EVs Plug In Free at Oregon's State Offices

If you work for the state of Oregon and you drive an electric vehicle, can you plug in at work? Currently, the answer is "no". If you did, it could even be considered theft.

House Bill 2207 will change this if it passes. It authorizes state agencies to provide electricity for electric motor vehicles. Oregon has taken several steps to encourage plug-in vehicles and this is one important detail.

There has already been one case in the state with a State Park Ranger that only had enough range in his converted EV to commute one way. So he asked if he could charge at work to have enough juice to make it home. The answer was "no", despite an outlet being conveniently near his usual parking spot. His supervisor had no guidance on this issue and wanted to be "safe". You can plug in your phone, computer, or iPod, but not your car. This ranger now drives his gas car to work rather than his electric vehicle.

This bill has a hearing on Wednesday, March 9. HB 2207 was proposed by the Committee on Sustainability and Economic Development. It would authorize state agencies to “provide electric power purchased at state expense for the purpose of recharging privately owned and publicly owned electric motor vehicles at state agency locations.” A state agency is defined as “any state office, whether in the executive, legislative or judicial branch.”

If you have jury duty in a state court or you need to visit the DMV to register your new plug-in car, you may be able to juice up your ride on Oregon's dime.
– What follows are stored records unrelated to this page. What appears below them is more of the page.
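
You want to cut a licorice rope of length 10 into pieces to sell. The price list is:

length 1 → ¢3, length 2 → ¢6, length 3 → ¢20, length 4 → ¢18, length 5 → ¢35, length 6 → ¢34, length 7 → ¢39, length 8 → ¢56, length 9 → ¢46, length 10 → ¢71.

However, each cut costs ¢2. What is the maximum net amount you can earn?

71

Build r[k] bottom-up: r[k] = max over allowed piece i of (p[i] + r[k−i]) − 2 per cut.
r[1] = 3
r[2] = max(3+3-2, 6+0) = 6
r[3] = max(3+6-2, 6+3-2, 20+0) = 20
r[4] = max(3+20-2, 6+6-2, 20+3-2, 18+0) = 21
r[5] = max(3+21-2, 6+20-2, 20+6-2, 18+3-2, 35+0) = 35
r[6] = max(3+35-2, 6+21-2, 20+20-2, 18+6-2, 35+3-2, 34+0) = 38
r[7] = max(3+38-2, 6+35-2, 20+21-2, …, 34+3-2, 39+0) = 39
r[8] = max(3+39-2, 6+38-2, 20+35-2, …, 39+3-2, 56+0) = 56
r[9] = max(3+56-2, 6+39-2, 20+38-2, …, 56+3-2, 46+0) = 57
r[10] = max(3+57-2, 6+56-2, 20+39-2, …, 46+3-2, 71+0) = 71
Best is to make no cuts and sell whole for ¢71.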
Depending on how far you have driven and how long you are plugged in, a dime may be all that it costs.

The bill justifies the expense by saying “It is the policy of the state of Oregon to encourage the use of electric motor vehicles.” So how much will this cost the state and (more importantly) we the taxpayers? There is no provision in the bill to add charging stations. It only makes plugging in not a crime. So the only cost would be for the electricity itself. The state pays less than 10 cents per kilowatt-hour for electricity and it is projected that there will be less than one thousand electric vehicles in the state by the end of 2011. There is no significant cost to this, and there is not likely to be one anytime soon. Even if the goal of 1 million plug-in vehicles nationwide by 2015 is reached, there would be no significant cost to this measure.
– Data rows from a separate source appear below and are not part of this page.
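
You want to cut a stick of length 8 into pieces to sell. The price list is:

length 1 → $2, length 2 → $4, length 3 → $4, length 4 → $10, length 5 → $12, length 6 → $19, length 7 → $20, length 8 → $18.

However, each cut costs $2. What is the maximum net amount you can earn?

21

Let r[k] be the best obtainable value from length k. For each k, try every first piece i and keep the best of price[i] + r[k−i] minus the 2 cut fee when i<k.
r[1] = 2
r[2] = max(2+2-2, 4+0) = 4
r[3] = max(2+4-2, 4+2-2, 4+0) = 4
r[4] = max(2+4-2, 4+4-2, 4+2-2, 10+0) = 10
r[5] = max(2+10-2, 4+4-2, 4+4-2, 10+2-2, 12+0) = 12
r[6] = max(2+12-2, 4+10-2, 4+4-2, 10+4-2, 12+2-2, 19+0) = 19
r[7] = max(2+19-2, 4+12-2, 4+10-2, …, 19+2-2, 20+0) = 20
r[8] = max(2+20-2, 4+19-2, 4+12-2, …, 20+2-2, 18+0) = 21
One optimal plan: pieces 6 + 2 (1 cut) → $23 − $2 = $21.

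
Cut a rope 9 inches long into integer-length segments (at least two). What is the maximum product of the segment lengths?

27

Define f[k] = max over 1≤i<k of i · max(k−i, f[k−i]); the inner max lets the remainder stay uncut if that's better.
f[2] = 1×max(1,0) = 1×1 = 1
f[3] = max(1×2, 2×1) = 2
f[4] = max(1×3, 2×2, 3×1) = 4
f[5] = max(1×4, 2×3, 3×2, 4×1) = 6
f[6] = max(1×6, 2×4, 3×3, 4×2, 5×1) = 9
f[7] = max(1×9, 2×6, 3×4, 4×3, 5×2, 6×1) = 12
f[8] = max(1×12, 2×9, 3×6, …, 6×2, 7×1) = 18
f[9] = max(1×18, 2×12, 3×9, …, 7×2, 8×1) = 27
One optimal split: 3 + 3 + 3; product 3×3×3 = 27.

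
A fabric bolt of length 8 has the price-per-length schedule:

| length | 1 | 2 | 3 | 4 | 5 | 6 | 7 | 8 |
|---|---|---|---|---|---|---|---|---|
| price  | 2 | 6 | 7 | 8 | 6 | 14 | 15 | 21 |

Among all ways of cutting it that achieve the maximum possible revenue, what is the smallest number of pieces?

4

Let r[k] be the best obtainable value from length k. For each k, try every first piece i and keep the best of price[i] + r[k−i].
r[1] = 2
r[2] = max(2+2, 6+0) = 6
r[3] = max(2+6, 6+2, 7+0) = 8
r[4] = max(2+8, 6+6, 7+2, 8+0) = 12
r[5] = max(2+12, 6+8, 7+6, 8+2, 6+0) = 14
r[6] = max(2+14, 6+12, 7+8, 8+6, 6+2, 14+0) = 18
r[7] = max(2+18, 6+14, 7+12, …, 14+2, 15+0) = 20
r[8] = max(2+20, 6+18, 7+14, …, 15+2, 21+0) = 24
Maximum revenue is $24.
Now minimize piece count subject to staying optimal: for each k, pieces[k] = 1 + min over i with p[i]+r[k−i]=r[k] of pieces[k−i].
pieces[5] = 3
pieces[6] = 3
pieces[7] = 4
pieces[8] = 4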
The City of Portland has installed a few charging stations and they are giving away the electricity free with parking. However, these downtown parking spots are actually making money for the city. "How?" you ask. These spots are marked as plug-in vehicle only parking and they are a steady source of parking ticket revenue. Now I am not recommending that the state pursue a similar model. Paid parking spots are uncommon in Oregon outside of downtown Portland.

This bill makes sense. No one should be prosecuted for using $0.25 worth of electricity. The state offices can turn off any outlets that become problems, were such trouble to ever arise. If this electricity helps displace gasoline use, it makes the air cleaner for all of us. This is especially important in places like a state park where you want to enjoy nature and get away from the pollution.